While Espaillat never healed a rift with the Black community in upper Manhattan opened during his election in 2016, which contributed to his weak performance, Avila Chevalier demonstrated Tuesday that a significant share of voters there were not just supportive of Mamdani the person, but of the broader political movement he’s now leading.
Overall, she edged out Espaillat with Black voters 48-46, according to an analysis from The New York Times, which charted demographic breakdowns for several contested races.
Three winning congressional candidates endorsed by Mamdani — including former city Comptroller Brad Lander in Brooklyn, who unseated incumbent Dan Goldman — share several similarities. They won younger, college-educated and wealthier voters by huge margins, in several cases by 30 points or more, and lost lower-income voters to incumbents or candidates affiliated with incumbents — a sign that the movement seeking to boost struggling New Yorkers has not won them over.
While the DSA was able to win three state races without the support of Mamdani — a testament to the organizing prowess of the left that was essential to reactivating the mayor’s coalition — there were limits to the city’s leftward shift.
Rep.

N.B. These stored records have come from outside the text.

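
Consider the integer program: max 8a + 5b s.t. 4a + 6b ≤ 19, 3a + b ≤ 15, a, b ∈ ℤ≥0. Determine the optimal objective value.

(a,b)=(4,0): 4·4+6·0=16≤19, 3·4+1·0=12≤15, objective 32.
(a,b)=(3,1): 4·3+6·1=18≤19, 3·3+1·1=10≤15, objective 29.
(a,b)=(3,0): 4·3+6·0=12≤19, 3·3+1·0=9≤15, objective 24.
Maximum is 32 at (a,b)=(4,0).

32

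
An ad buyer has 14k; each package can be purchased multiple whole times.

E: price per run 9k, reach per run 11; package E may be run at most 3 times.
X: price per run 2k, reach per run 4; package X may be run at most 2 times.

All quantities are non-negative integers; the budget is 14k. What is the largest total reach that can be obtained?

19

X has the best ratio (4/2); taking only X gives at most 2×4 = 8 (stopped by the supply cap of 2).
Mixing does better — 1×E and 2×X: price 13 ≤ 14, reach 1·11 + 2·4 = 19.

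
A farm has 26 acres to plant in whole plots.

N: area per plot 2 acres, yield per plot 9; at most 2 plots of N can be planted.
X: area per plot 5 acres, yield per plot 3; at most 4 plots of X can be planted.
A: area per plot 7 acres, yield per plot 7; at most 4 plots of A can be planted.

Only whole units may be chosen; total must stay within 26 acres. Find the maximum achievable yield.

This is a bounded integer knapsack.
2×N and 3×A: area 25 ≤ 26, yield 2·9 + 3·7 = 39.
2×N, 1×X, and 2×A: area 23 ≤ 26, yield 2·9 + 1·3 + 2·7 = 35.
Best is 39.

39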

Grace Meng won her reelection race, though she only vanquished challenger Chuck Park by 14 points, an uncomfortable margin for an incumbent of her stature. Park, who ran to Meng’s left, was boosted by a huge turnout in Woodside, Queens, a multiethnic neighborhood that went heavily for Mamdani in last year’s mayoral race.
Elsewhere in the Bronx, however, incumbents remained strong. Rep. Ritchie Torres handily won reelection with 72 percent of the vote, though it was a low-turnout affair more consistent with an uncompetitive midterm. Nevertheless, House Minority Leader Hakeem Jeffries touted the results — even as he watched a series of his endorsed candidates fall to the DSA in Brooklyn, his home borough, in a preview of the intraparty battles to come.
“In some higher-income districts, there was an outsized focus on the Middle East. In other districts, for instance, in the South Bronx, Ritchie Torres ran against somebody who was heavily critical of his position on Israel, and he won by fifty points,” Jeffries told MS NOW on Wednesday.